Bu bilinçsizliğin yarattığı yıkım nedeniyle Amed'in Leyla’nın içinde büyük bir özlem olarak kaldığın aktaran baba Şaylemez,"Bu özlem onda Kürtlerin birleşmesi ve bir araya gelmesi için mücadele verilmesi gerektiği fikrini daha fazla güçlendiriyordu. Bu biraz da Leyla’yı büyük bir arayışın içine sokuyordu. Şimdi bunlardan bahsederken bile utanıyorum. Bu kadar anlamsız bir şeyden dolayı çocuklarımızı topraklarına, halkına hasret bir şekilde yaşamaya mahkum ettik. Bu yaşananlardan dolayı cenazesini bile köye götüremedik. Mersin’de defnetmek zorunda kaldık. Bu özlemini en azından bu şekilde giderebilirdik ama yapamadık. Ancak şu anda olmasa bile bir barış ortamının yakalanması ile birlikte Leyla’nın cenazesini Mersin’den Amed’e götürmek istiyoruz” dedi.

'FRANSA KÜRTLERDEN ÖZÜR DİLEMELİ'

Devamında 3 Kürt kadınının katledilmesine ilişkin soruşturmanın tek faili Ömer Güney'in davanın duruşması görülmeden yaşamını yitirmesine dair konuşan baba Şaylemez, şunları söyledi: "Soruşturma hakimleri ile iki defa bir araya geldik. İlk olarak 2013 yılının Haziran ayında bir araya geldik. İkinci görüşmemiz ise 2015 Mayıs ayında gerçekleşti. İlk buluşmamızda hakimler bize örgüt içi bir çatışma üzerinde durduklarını söylediler.

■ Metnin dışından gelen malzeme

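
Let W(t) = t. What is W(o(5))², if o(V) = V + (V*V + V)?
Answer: 1225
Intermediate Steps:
o(V) = V² + 2*V (o(V) = V + (V² + V) = V + (V + V²) = V² + 2*V)
W(o(5))² = (5*(2 + 5))² = (5*7)² = 35² = 1225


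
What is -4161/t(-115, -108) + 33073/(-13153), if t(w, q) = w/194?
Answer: 10613745407/1512595 ≈ 7016.9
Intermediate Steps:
t(w, q) = w/194 (t(w, q) = w*(1/194) = w/194)
-4161/t(-115, -108) + 33073/(-13153) = -4161/((1/194)*(-115)) + 33073/(-13153) = -4161/(-115/194) + 33073*(-1/13153) = -4161*(-194/115) - 33073/13153 = 807234/115 - 33073/13153 = 10613745407/1512595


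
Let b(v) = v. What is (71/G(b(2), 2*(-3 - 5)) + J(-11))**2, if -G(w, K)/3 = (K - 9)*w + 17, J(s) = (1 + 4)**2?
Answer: 6482116/9801 ≈ 661.37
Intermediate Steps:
J(s) = 25 (J(s) = 5**2 = 25)
G(w, K) = -51 - 3*w*(-9 + K) (G(w, K) = -3*((K - 9)*w + 17) = -3*((-9 + K)*w + 17) = -3*(w*(-9 + K) + 17) = -3*(17 + w*(-9 + K)) = -51 - 3*w*(-9 + K))
(71/G(b(2), 2*(-3 - 5)) + J(-11))**2 = (71/(-51 + 27*2 - 3*2*(-3 - 5)*2) + 25)**2 = (71/(-51 + 54 - 3*2*(-8)*2) + 25)**2 = (71/(-51 + 54 - 3*(-16)*2) + 25)**2 = (71/(-51 + 54 + 96) + 25)**2 = (71/99 + 25)**2 = (2546/99)**2 = 6482116/9801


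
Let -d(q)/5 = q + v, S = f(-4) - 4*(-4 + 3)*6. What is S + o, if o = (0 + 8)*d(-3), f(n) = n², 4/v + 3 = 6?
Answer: 320/3 ≈ 106.67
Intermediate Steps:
v = 4/3 (v = 4/(-3 + 6) = 4/3 ≈ 1.3333)
S = 40 (S = (-4)² - 4*(-4 + 3)*6 = 16 - (-4)*6 = 16 - 4*(-6) = 16 + 24 = 40)
d(q) = -20/3 - 5*q (d(q) = -5*(q + 4/3) = -5*(4/3 + q) = -20/3 - 5*q)
o = 200/3 (o = (0 + 8)*(-20/3 - 5*(-3)) = 8*(-20/3 + 15) = 8*(25/3) = 200/3 ≈ 66.667)
S + o = 40 + 200/3 = 320/3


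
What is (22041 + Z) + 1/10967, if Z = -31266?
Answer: -101170574/10967 ≈ -9225.0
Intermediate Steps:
(22041 + Z) + 1/10967 = (22041 - 31266) + 1/10967 = -9225 + 1/10967 = -101170574/10967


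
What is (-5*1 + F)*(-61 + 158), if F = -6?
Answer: -1067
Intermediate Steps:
(-5*1 + F)*(-61 + 158) = (-5*1 - 6)*(-61 + 158) = (-5 - 6)*97 = -11*97 = -1067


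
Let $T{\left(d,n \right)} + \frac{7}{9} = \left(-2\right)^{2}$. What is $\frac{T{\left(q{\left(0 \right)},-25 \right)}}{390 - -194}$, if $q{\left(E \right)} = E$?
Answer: $\frac{29}{5256} \approx 0.0055175$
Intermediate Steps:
$T{\left(d,n \right)} = \frac{29}{9}$ ($T{\left(d,n \right)} = - \frac{7}{9} + \left(-2\right)^{2} = - \frac{7}{9} + 4 = \frac{29}{9}$)
$\frac{T{\left(q{\left(0 \right)},-25 \right)}}{390 - -194} = \frac{29}{9 \left(390 - -194\right)} = \frac{29}{9 \left(390 + 194\right)} = \frac{29}{9 \cdot 584} = \frac{29}{9} \cdot \frac{1}{584} = \frac{29}{5256}$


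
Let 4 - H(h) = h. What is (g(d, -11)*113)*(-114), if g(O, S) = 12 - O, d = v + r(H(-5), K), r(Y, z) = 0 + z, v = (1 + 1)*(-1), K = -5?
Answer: -244758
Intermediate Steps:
H(h) = 4 - h
v = -2 (v = 2*(-1) = -2)
r(Y, z) = z
d = -7 (d = -2 - 5 = -7)
(g(d, -11)*113)*(-114) = ((12 - 1*(-7))*113)*(-114) = ((12 + 7)*113)*(-114) = (19*113)*(-114) = 2147*(-114) = -244758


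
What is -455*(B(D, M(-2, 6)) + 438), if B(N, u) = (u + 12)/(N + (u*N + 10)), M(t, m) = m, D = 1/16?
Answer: -33412470/167 ≈ -2.0007e+5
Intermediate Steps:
D = 1/16 ≈ 0.062500
B(N, u) = (12 + u)/(10 + N + N*u) (B(N, u) = (12 + u)/(N + (N*u + 10)) = (12 + u)/(N + (10 + N*u)) = (12 + u)/(10 + N + N*u))
-455*(B(D, M(-2, 6)) + 438) = -455*((12 + 6)/(10 + 1/16 + (1/16)*6) + 438) = -455*(18/(10 + 1/16 + 3/8) + 438) = -455*(18/(167/16) + 438) = -455*((16/167)*18 + 438) = -455*(288/167 + 438) = -455*73434/167 = -33412470/167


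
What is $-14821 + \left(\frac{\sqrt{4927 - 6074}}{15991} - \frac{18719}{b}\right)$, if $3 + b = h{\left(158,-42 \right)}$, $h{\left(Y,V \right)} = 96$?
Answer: $- \frac{1397072}{93} + \frac{i \sqrt{1147}}{15991} \approx -15022.0 + 0.0021179 i$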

Ancak ilerleyen süreçte ikinci görüşmemizde ise kendilerinin de bunun bir iç mesele olmadığı kanısına vardıklarını söylediler. Ve hakimler bu katliamın Kürt karşıtı bir yapı tarafından işlendiği kanısına vardıklarını bize bildirdiler. Gelinen noktada soruşturma yürüten hakimlerde Fransız yetkililer de bu katliamın bir iç çatışma olmadığını gördüler. Ancak bütün Kürt halkını zan altında bıraktılar. Bunun için çıkıp özür dilemeleri gerekmektedir.

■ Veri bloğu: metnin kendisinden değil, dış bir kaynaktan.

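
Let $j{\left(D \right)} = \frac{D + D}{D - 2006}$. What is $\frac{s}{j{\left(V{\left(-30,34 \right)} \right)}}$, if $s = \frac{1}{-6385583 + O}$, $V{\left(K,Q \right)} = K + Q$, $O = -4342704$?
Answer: $\frac{1001}{42913148} \approx 2.3326 \cdot 10^{-5}$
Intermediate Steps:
$s = - \frac{1}{10728287}$ ($s = \frac{1}{-6385583 - 4342704} = \frac{1}{-10728287} = - \frac{1}{10728287} \approx -9.3211 \cdot 10^{-8}$)
$j{\left(D \right)} = \frac{2 D}{-2006 + D}$
$\frac{s}{j{\left(V{\left(-30,34 \right)} \right)}} = - \frac{1}{10728287 \frac{2 \left(-30 + 34\right)}{-2006 + \left(-30 + 34\right)}} = - \frac{1}{10728287 \cdot 2 \cdot 4 \frac{1}{-2006 + 4}} = - \frac{1}{10728287 \cdot 2 \cdot 4 \frac{1}{-2002}} = - \frac{1}{10728287 \cdot 2 \cdot 4 \left(- \frac{1}{2002}\right)} = - \frac{1}{10728287 \left(- \frac{4}{1001}\right)} = \left(- \frac{1}{10728287}\right) \left(- \frac{1001}{4}\right) = \frac{1001}{42913148}$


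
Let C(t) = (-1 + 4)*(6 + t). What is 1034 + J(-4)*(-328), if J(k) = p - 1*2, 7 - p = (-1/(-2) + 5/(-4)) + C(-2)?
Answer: 3084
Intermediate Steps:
C(t) = 18 + 3*t (C(t) = 3*(6 + t) = 18 + 3*t)
p = -17/4 (p = 7 - ((-1/(-2) + 5/(-4)) + (18 + 3*(-2))) = 7 - ((-1*(-½) + 5*(-¼)) + (18 - 6)) = 7 - ((½ - 5/4) + 12) = 7 - (-¾ + 12) = 7 - 1*45/4 = 7 - 45/4 = -17/4 ≈ -4.2500)
J(k) = -25/4 (J(k) = -17/4 - 1*2 = -17/4 - 2 = -25/4)
1034 + J(-4)*(-328) = 1034 - 25/4*(-328) = 1034 + 2050 = 3084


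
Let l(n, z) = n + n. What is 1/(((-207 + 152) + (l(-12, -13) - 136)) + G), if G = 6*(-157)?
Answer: -1/1157 ≈ -0.00086430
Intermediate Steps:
l(n, z) = 2*n
G = -942
1/(((-207 + 152) + (l(-12, -13) - 136)) + G) = 1/(((-207 + 152) + (2*(-12) - 136)) - 942) = 1/((-55 + (-24 - 136)) - 942) = 1/((-55 - 160) - 942) = 1/(-215 - 942) = 1/(-1157) = -1/1157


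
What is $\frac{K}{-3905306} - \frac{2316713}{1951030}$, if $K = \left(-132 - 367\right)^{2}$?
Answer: $- \frac{2383320400052}{1904842291295} \approx -1.2512$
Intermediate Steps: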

Başından beri korkum bu davanın başlamadan bitirilmesiydi. Yaşanan olgular faktörler bizi o noktaya getirdi. Üstünü kapatmaya çalışacakları düşüncesi başından beri biz de hakimdi. Ve en sonunda biz buna doğru geldik. Bunu daha önce soruşturma hakimine de sorduk. Bu davanın üstünün örtülmek istendiğini. Ömer Güney’in tek fail olduğunu ve cezaevinde olduğunu dile getirdik. Hasta olduğunu defalarca bildirdik. Ancak hakimler çalıştıklarını söyleyerek, 14 ayrı dosyanın masanın üstünde olduğunu bize söylediler. Ömer Güney’in ortadan kaldırılmak istenebileceğini, dosyanın kapatılmak istenebileceğini söylememiz karşısında bize her şeyin olabileceğini ifade etmekle yetindiler."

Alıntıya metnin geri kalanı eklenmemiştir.